One resident said that some area residents had bought their homes before the project was proposed in 2006.

“I think what we’ve heard tonight is an unfortunate set of circumstances that have us in a situation that we’re very much limited in our ability to even negotiate any changes,” Holland said.

Vacation rental concerns

During the meeting’s public comment period, another potential issue emerged: Would the development allow short-term vacation rentals that might be disruptive for other area residents?

Attorney Dennis Bayer, representing Belshe, said the development would be bound by the county’s vacation rental ordinance. Belshe said he had no plans to have rentals at Marina Del Palma. 

But he wouldn’t commit to requests to explicitly disallow them, and Holland wasn’t satisfied. 

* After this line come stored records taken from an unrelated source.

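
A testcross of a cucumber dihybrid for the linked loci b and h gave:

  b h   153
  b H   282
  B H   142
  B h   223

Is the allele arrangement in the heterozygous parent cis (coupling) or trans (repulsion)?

The two most frequent classes are B h (223) and b H (282); these are the parental (non-recombinant) types.
So the F1 carried B h on one chromosome and b H on the other — the recessive alleles are on opposite chromosomes (trans / repulsion).

trans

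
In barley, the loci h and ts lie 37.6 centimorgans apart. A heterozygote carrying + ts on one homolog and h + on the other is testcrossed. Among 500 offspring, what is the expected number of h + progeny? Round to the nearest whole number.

A map distance of 37.6 centimorgans corresponds to a recombination frequency of 0.376.
The F1 is + ts / h +, so h + is a parental gamete class with expected frequency (1 − r)/2 = 0.624/2 = 0.3120.
Expected number = 0.3120 × 500 = 156.00 ≈ 156.

156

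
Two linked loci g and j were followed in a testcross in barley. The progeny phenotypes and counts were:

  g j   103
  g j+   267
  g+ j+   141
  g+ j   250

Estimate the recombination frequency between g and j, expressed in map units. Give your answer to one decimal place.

The two most frequent classes, g+ j (250) and g j+ (267), are the parental types, so the F1 was g+ j / g j+.
The recombinant classes are g+ j+ and g j: 141 + 103 = 244.
Recombination frequency = 244/761 = 0.3206 ≈ 32.1%, i.e. 32.1 map units.

32.1 map units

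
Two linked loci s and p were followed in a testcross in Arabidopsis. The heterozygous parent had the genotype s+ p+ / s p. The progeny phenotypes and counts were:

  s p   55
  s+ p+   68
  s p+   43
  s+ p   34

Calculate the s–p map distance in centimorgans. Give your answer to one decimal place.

38.5 centimorgans

The recombinant classes are s+ p and s p+: 34 + 43 = 77.
Recombination frequency = 77/200 = 0.3850 ≈ 38.5%, i.e. 38.5 centimorgans.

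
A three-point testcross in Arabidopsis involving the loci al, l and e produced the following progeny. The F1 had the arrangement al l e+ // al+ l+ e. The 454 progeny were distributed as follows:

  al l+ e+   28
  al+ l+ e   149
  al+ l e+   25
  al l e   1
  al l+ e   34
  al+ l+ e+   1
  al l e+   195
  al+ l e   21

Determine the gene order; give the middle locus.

The two rarest classes, al l e and al+ l+ e+, are the double crossovers. Comparing them with the parentals, only the e allele has switched, so e is the middle locus and the order is al – e – l.

e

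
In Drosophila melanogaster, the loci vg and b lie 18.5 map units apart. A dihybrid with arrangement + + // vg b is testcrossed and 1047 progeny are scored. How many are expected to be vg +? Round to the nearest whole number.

A map distance of 18.5 map units corresponds to a recombination frequency of 0.185.
The F1 is + + / vg b, so vg + is a recombinant gamete class with expected frequency r/2 = 0.185/2 = 0.0925.
Expected number = 0.0925 × 1047 = 96.85 ≈ 97.

97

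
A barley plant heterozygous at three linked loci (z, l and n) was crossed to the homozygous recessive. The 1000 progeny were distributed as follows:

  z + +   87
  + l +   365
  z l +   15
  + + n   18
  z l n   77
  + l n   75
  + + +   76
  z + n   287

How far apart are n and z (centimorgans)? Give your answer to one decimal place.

The two most frequent reciprocal classes, z + n and + l +, are the parental types, so the F1 was z + n / + l +.
The two rarest classes, + + n and z l +, are the double crossovers. Comparing them with the parentals, only the z allele has switched, so z is the middle locus and the order is l – z – n.
Crossovers in the z–n interval produce the single-crossover classes z + + and + l n (87 + 75 = 162) plus the double crossovers (33).
RF(z–n) = (162 + 33) / 1000 = 195/1000 = 0.1950 → 19.5 centimorgans.

19.5 centimorgans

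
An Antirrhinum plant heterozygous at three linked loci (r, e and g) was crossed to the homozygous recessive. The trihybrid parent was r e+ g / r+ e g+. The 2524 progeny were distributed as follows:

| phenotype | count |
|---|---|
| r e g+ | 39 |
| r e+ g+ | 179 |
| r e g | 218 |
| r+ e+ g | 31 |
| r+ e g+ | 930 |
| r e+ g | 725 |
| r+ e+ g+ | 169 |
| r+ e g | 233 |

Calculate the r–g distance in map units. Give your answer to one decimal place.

The two rarest classes, r+ e+ g and r e g+, are the double crossovers. Comparing them with the parentals, only the r allele has switched, so r is the middle locus and the order is e – r – g.
Crossovers in the r–g interval produce the single-crossover classes r e+ g+ and r+ e g (179 + 233 = 412) plus the double crossovers (70).
RF(r–g) = (412 + 70) / 2524 = 482/2524 = 0.1910 → 19.1 map units.

19.1 map units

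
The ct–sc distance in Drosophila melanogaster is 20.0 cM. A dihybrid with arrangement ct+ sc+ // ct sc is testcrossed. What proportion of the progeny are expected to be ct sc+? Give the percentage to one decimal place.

A map distance of 20.0 cM corresponds to a recombination frequency of 0.200.
The F1 is ct+ sc+ / ct sc, so ct sc+ is a recombinant gamete class with expected frequency r/2 = 0.200/2 = 0.1000.
That is 0.1000 = 10.0% of the progeny.

10.0%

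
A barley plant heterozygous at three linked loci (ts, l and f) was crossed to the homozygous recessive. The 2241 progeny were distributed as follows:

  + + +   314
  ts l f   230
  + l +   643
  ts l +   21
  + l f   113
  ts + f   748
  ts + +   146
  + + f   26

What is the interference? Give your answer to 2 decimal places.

0.42

The two most frequent reciprocal classes, + l + and ts + f, are the parental types, so the F1 was + l + / ts + f.
The two rarest classes, ts l + and + + f, are the double crossovers. Comparing them with the parentals, only the ts allele has switched, so ts is the middle locus and the order is f – ts – l.
f–ts: (259 + 47)/2241 = 0.1365; ts–l: (544 + 47)/2241 = 0.2637.
Expected DCO frequency = 0.1365 × 0.2637 ≈ 0.03600; observed = 47/2241 ≈ 0.02097.
Coefficient of coincidence = 0.02097/0.03600 ≈ 0.58; interference = 1 − 0.58 = 0.42.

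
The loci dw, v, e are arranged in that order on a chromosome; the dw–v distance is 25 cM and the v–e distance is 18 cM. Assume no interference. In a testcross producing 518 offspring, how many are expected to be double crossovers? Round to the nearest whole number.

23

Map distances give recombination frequencies of 0.250 and 0.180 for the two intervals.
With no interference, expected double-crossover frequency = 0.250 × 0.180 = 0.04500.
Expected number = 0.04500 × 518 = 23.31 ≈ 23.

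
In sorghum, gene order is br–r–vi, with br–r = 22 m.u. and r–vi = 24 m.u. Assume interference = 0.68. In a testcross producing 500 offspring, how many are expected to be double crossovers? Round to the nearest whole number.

8

Map distances give recombination frequencies of 0.220 and 0.240 for the two intervals.
With interference 0.68 (so coincidence = 0.32), expected double-crossover frequency = 0.220 × 0.240 × 0.32 = 0.01690.
Expected number = 0.01690 × 500 = 8.45 ≈ 8.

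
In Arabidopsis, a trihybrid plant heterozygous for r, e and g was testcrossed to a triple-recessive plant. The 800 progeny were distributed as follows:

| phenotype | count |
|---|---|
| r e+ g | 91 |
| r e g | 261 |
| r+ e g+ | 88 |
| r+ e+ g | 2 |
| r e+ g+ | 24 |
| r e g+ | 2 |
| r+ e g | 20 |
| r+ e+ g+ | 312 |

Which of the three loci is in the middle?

g

The two most frequent reciprocal classes, r e g and r+ e+ g+, are the parental types, so the F1 was r e g / r+ e+ g+.
The two rarest classes, r e g+ and r+ e+ g, are the double crossovers. Comparing them with the parentals, only the g allele has switched, so g is the middle locus and the order is r – g – e.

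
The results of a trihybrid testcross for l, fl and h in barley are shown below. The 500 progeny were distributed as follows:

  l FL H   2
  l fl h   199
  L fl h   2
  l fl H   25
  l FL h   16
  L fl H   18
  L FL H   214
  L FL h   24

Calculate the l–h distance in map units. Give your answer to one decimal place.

The two most frequent reciprocal classes, l fl h and L FL H, are the parental types, so the F1 was l fl h / L FL H.
The two rarest classes, L fl h and l FL H, are the double crossovers. Comparing them with the parentals, only the l allele has switched, so l is the middle locus and the order is h – l – fl.
Crossovers in the h–l interval produce the single-crossover classes l fl H and L FL h (25 + 24 = 49) plus the double crossovers (4).
RF(h–l) = (49 + 4) / 500 = 53/500 = 0.1060 → 10.6 map units.

10.6 map units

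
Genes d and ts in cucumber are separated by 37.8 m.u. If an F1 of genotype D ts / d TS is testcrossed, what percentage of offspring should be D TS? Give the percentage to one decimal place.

A map distance of 37.8 m.u. corresponds to a recombination frequency of 0.378.
The F1 is D ts / d TS, so D TS is a recombinant gamete class with expected frequency r/2 = 0.378/2 = 0.1890.
That is 0.1890 = 18.9% of the progeny.

18.9%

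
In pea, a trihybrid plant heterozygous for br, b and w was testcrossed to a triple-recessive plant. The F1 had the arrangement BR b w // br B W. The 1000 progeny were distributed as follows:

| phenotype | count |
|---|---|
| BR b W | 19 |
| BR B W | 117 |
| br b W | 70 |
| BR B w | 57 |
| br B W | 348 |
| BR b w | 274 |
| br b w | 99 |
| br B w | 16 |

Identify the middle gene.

w

The two rarest classes, BR b W and br B w, are the double crossovers. Comparing them with the parentals, only the w allele has switched, so w is the middle locus and the order is br – w – b.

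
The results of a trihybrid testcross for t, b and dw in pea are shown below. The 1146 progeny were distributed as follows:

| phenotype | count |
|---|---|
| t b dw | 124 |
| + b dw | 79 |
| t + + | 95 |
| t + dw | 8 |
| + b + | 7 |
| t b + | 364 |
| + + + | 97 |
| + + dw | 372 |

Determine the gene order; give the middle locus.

t

The two most frequent reciprocal classes, + + dw and t b +, are the parental types, so the F1 was + + dw / t b +.
The two rarest classes, t + dw and + b +, are the double crossovers. Comparing them with the parentals, only the t allele has switched, so t is the middle locus and the order is dw – t – b.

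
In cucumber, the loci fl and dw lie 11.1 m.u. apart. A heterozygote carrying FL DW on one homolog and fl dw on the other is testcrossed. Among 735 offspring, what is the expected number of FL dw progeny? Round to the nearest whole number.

41

A map distance of 11.1 m.u. corresponds to a recombination frequency of 0.111.
The F1 is FL DW / fl dw, so FL dw is a recombinant gamete class with expected frequency r/2 = 0.111/2 = 0.0555.
Expected number = 0.0555 × 735 = 40.79 ≈ 41.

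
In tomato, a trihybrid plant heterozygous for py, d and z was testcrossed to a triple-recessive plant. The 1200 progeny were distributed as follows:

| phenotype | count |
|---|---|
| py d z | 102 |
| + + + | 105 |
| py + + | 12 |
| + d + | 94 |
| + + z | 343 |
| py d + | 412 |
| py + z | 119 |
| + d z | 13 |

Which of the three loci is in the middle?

d

The two most frequent reciprocal classes, py d + and + + z, are the parental types, so the F1 was py d + / + + z.
The two rarest classes, py + + and + d z, are the double crossovers. Comparing them with the parentals, only the d allele has switched, so d is the middle locus and the order is py – d – z.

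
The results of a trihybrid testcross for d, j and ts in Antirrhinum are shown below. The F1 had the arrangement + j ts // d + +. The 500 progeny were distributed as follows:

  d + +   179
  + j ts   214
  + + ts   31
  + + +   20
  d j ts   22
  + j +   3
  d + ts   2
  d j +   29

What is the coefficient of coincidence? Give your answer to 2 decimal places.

The two rarest classes, + j + and d + ts, are the double crossovers. Comparing them with the parentals, only the ts allele has switched, so ts is the middle locus and the order is j – ts – d.
j–ts: (60 + 5)/500 = 0.1300; ts–d: (42 + 5)/500 = 0.0940.
Expected DCO frequency = 0.1300 × 0.0940 ≈ 0.01222; observed = 5/500 ≈ 0.01000.
Coefficient of coincidence = 0.01000/0.01222 ≈ 0.82.

0.82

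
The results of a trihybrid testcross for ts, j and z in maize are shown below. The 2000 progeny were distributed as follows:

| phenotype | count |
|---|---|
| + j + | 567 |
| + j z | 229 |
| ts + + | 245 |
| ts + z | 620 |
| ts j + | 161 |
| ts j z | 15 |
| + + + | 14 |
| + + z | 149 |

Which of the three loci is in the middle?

The two most frequent reciprocal classes, ts + z and + j +, are the parental types, so the F1 was ts + z / + j +.
The two rarest classes, ts j z and + + +, are the double crossovers. Comparing them with the parentals, only the j allele has switched, so j is the middle locus and the order is ts – j – z.

j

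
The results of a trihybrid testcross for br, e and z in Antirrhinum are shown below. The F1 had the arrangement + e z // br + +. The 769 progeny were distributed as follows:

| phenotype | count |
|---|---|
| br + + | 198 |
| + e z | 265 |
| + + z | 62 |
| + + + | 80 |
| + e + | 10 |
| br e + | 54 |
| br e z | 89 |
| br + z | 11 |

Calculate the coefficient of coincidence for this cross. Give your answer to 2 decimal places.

0.62

The two rarest classes, + e + and br + z, are the double crossovers. Comparing them with the parentals, only the z allele has switched, so z is the middle locus and the order is br – z – e.
br–z: (169 + 21)/769 = 0.2471; z–e: (116 + 21)/769 = 0.1782.
Expected DCO frequency = 0.2471 × 0.1782 ≈ 0.04403; observed = 21/769 ≈ 0.02731.
Coefficient of coincidence = 0.02731/0.04403 ≈ 0.62.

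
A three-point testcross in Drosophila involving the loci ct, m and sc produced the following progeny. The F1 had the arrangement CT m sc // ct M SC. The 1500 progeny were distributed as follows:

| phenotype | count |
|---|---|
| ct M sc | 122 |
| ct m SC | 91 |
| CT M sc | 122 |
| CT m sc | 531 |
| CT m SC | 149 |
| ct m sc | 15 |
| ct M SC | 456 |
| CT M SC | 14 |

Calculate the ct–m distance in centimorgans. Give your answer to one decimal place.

16.1 centimorgans

The two rarest classes, ct m sc and CT M SC, are the double crossovers. Comparing them with the parentals, only the ct allele has switched, so ct is the middle locus and the order is m – ct – sc.
Crossovers in the m–ct interval produce the single-crossover classes CT M sc and ct m SC (122 + 91 = 213) plus the double crossovers (29).
RF(m–ct) = (213 + 29) / 1500 = 242/1500 = 0.1613 → 16.1 centimorgans.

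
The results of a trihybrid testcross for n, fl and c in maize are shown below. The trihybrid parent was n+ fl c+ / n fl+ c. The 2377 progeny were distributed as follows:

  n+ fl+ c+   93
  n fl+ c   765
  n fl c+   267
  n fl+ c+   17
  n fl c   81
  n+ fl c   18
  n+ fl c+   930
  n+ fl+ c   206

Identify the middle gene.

The two rarest classes, n+ fl c and n fl+ c+, are the double crossovers. Comparing them with the parentals, only the c allele has switched, so c is the middle locus and the order is n – c – fl.

c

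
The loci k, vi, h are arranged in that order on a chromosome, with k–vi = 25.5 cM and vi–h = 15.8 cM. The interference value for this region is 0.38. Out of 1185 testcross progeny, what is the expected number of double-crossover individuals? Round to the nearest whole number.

30

Map distances give recombination frequencies of 0.255 and 0.158 for the two intervals.
With interference 0.38 (so coincidence = 0.62), expected double-crossover frequency = 0.255 × 0.158 × 0.62 = 0.02498.
Expected number = 0.02498 × 1185 = 29.60 ≈ 30.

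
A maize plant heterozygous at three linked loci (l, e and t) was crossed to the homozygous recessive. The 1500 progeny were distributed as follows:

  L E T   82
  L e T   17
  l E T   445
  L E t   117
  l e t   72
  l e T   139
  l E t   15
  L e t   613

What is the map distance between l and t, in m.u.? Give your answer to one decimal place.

12.4 m.u.

The two most frequent reciprocal classes, L e t and l E T, are the parental types, so the F1 was L e t / l E T.
The two rarest classes, L e T and l E t, are the double crossovers. Comparing them with the parentals, only the t allele has switched, so t is the middle locus and the order is e – t – l.
Crossovers in the t–l interval produce the single-crossover classes l e t and L E T (72 + 82 = 154) plus the double crossovers (32).
RF(t–l) = (154 + 32) / 1500 = 186/1500 = 0.1240 → 12.4 m.u.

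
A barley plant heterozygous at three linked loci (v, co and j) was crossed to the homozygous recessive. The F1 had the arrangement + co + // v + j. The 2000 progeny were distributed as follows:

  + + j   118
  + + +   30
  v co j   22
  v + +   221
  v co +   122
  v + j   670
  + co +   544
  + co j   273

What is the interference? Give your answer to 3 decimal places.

The two rarest classes, + + + and v co j, are the double crossovers. Comparing them with the parentals, only the co allele has switched, so co is the middle locus and the order is v – co – j.
v–co: (240 + 52)/2000 = 0.1460; co–j: (494 + 52)/2000 = 0.2730.
Expected DCO frequency = 0.1460 × 0.2730 ≈ 0.03986; observed = 52/2000 ≈ 0.02600.
Coefficient of coincidence = 0.02600/0.03986 ≈ 0.652; interference = 1 − 0.652 = 0.348.

0.348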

“This is not being a good partner,”  she said. “We do not want that type of industry ... that’s wreaking havoc. Because you look to the north of us in unincorporated county and they are having this exact issue, where they’re having 40 people in a condo unit during race week next to a residential area. And there’s parties going on until four in the morning, there’s loud music, and it’s causing disruption in a residential area. The vacation rentals have a place, and I’m not opposed to vacation rentals. What I’m opposed to is vacation rentals in a residential area that is meant to be residential.”

“I’m only asking to allow us to comply with what everyone else complies with,” Belshe said, suggesting the city apply uniform standards that would include Marina Del Palma.

Landon noted that the state is “constantly reducing the authority of cities to control those.”

 One bill that will be considered in the upcoming legislative session would, according to county staff’s assessment, likely nullify the county’s ability to regulate short-term vacation rentals. 

Landon said it wouldn’t be unreasonable to ask Marina Del Palma to include a ban on short-term vacation rentals in its HOA covenants and restrictions.

Nobile suggested the conversation should be undertaken between the developer and city staff, not in the context of a public meeting.

City Attorney Bill Reischmann said the city can’t arbitrarily  require one developer to comply with restrictions not required of others.

Holland said she was making a request, not a demand. 

“I’ve been doing this for a long time, and we haven’t had a development like this come before us that concerned me so much,” she said. “ I’m not mandating it. I’m nor requiring it as part of future development rights. I’m simply requesting as a gesture. Because I’ve been through this road and I’ve seen what it’s created in a community, and I do not want to be sitting up here knowing that this has happened, knowing it’s happened right to our neighbors, and allowing it to happen under my leadership.”

“I will promise you that I will consider that issue,” Belshe said. “We will address it with staff in the planning process.”